Naqueles tempos, o Largo de Pinheiros começava a coalhar-se de japoneses por causa da presença próxima da Cooperativa Agrícola de Cotia, recentemente inaugurada. Dos japoneses, muitos nem sequer falavam português. O sr. Nicodemo comprou um dicionário de japonês para atender á nova freguesia. Havia também os caipiras que vinham vender seus produtos no mercado velho de Pinheiros e na volta enchiam-se de mercadorias compradas na Casa Pequena.

Paulistas

Antes de fundar a Casa Grande, o sr. Paschoal Grande fôra sócio-diretor das Lojas Paulistas, conhecida também como casa nada além dos dois mil réis. Em Pinheiros, ainda nas esquinas da Teodoro Sampaio com Cardeal Arcoverde, as Lojas Paulistas, em 1930 instalaram a sua unidade nº 4. O bairro nunca vira aquilo, foi um sucesso. No atendimento ao público, só trabalhavam moças que os pinheirenses chamavam de garçonetes. Para tomar conta da nova loja, o sr. Paschoal com filho Orlando, ainda adolescente.

Freguesia

A freguesia da Casa Pequena do sr. Nicodemo aumentava a cada dia. Porisso, e porque seu tio também cobrava um preço alto pelo aluguel da lojinha, ele abandonou o antigo endereço que hoje é ocupado pelas Casas Bahia. Comprou um terreno por 200 contos de réis e lá construiu sua nova loja.

Cerca

Em frente a unidade das Lojas Paulistas de Pinheiros, eram colocados alguns paus como uma cerca.
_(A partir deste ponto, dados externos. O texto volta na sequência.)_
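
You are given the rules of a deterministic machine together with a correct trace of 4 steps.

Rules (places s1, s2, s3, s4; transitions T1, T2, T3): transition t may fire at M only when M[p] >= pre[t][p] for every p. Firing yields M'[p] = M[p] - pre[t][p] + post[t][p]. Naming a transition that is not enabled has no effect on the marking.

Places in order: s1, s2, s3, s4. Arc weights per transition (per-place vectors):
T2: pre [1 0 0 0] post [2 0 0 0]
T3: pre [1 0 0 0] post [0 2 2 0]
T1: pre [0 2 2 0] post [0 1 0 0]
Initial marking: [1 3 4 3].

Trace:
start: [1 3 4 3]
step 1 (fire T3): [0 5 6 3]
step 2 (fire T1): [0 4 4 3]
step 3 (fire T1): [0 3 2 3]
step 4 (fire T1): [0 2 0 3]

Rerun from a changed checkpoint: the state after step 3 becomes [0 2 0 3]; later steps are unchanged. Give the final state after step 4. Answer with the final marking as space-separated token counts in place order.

state after step 3 := [0 2 0 3]
step 4 (fire T1): [0 2 0 3]

0 2 0 3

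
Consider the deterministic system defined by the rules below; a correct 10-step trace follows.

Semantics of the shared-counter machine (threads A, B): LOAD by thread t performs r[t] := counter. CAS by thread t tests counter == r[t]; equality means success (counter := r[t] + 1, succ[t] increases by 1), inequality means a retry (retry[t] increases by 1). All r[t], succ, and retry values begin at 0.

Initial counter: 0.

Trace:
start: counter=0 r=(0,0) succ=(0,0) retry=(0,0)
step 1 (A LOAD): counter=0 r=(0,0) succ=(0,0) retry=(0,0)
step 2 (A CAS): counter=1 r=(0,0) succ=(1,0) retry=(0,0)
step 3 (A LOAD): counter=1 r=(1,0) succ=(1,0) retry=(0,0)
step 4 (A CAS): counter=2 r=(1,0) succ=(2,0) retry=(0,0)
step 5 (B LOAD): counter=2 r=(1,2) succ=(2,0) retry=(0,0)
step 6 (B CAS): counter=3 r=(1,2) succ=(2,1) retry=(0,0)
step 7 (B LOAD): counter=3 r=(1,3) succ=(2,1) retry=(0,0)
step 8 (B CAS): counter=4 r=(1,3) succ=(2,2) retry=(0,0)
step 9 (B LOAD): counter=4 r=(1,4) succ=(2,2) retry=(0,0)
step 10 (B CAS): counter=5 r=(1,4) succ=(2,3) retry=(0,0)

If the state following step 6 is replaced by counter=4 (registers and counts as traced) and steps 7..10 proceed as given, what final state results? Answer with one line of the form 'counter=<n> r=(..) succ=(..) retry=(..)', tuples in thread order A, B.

state after step 6 := counter=4 r=(1,2) succ=(2,1) retry=(0,0)
step 7 (B LOAD): counter=4 r=(1,4) succ=(2,1) retry=(0,0)
step 8 (B CAS): counter=5 r=(1,4) succ=(2,2) retry=(0,0)
step 9 (B LOAD): counter=5 r=(1,5) succ=(2,2) retry=(0,0)
step 10 (B CAS): counter=6 r=(1,5) succ=(2,3) retry=(0,0)

counter=6 r=(1,5) succ=(2,3) retry=(0,0)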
Serviam para que os fregueses da casa vindos das chácaras e cidades próximas amarrarem seus cavalos. A rua Cardeal Arcoverde terminava, sem saída, numa série de cocheiras e estábulos que davam para a ainda barrenta rua (hoje avenida) Rebouças. Sete anos depois da inauguração das Lojas Paulistas, o sr. Paschoal Grande resolveu fundar a sua própria casa, sempre ajudado pelo filho Orlando. Em 1951, a Casa Grande foi vendida.

Nome

A Casa Pequena lançou as vendas a crédito em Pinheiros. Na década de 50, já vendia geladeiras e TVs importadas, ao lado de suas mercadorias tradicionais, como panelas. Continua naquele terrenão comprada por Filipe Nicodemo e hoje é uma loja enorme de 2.000 metros quadrados. Não mudou de nome, porém, porque o sr. Filipe sempre dizia: "Casa Pequena é mais simpática".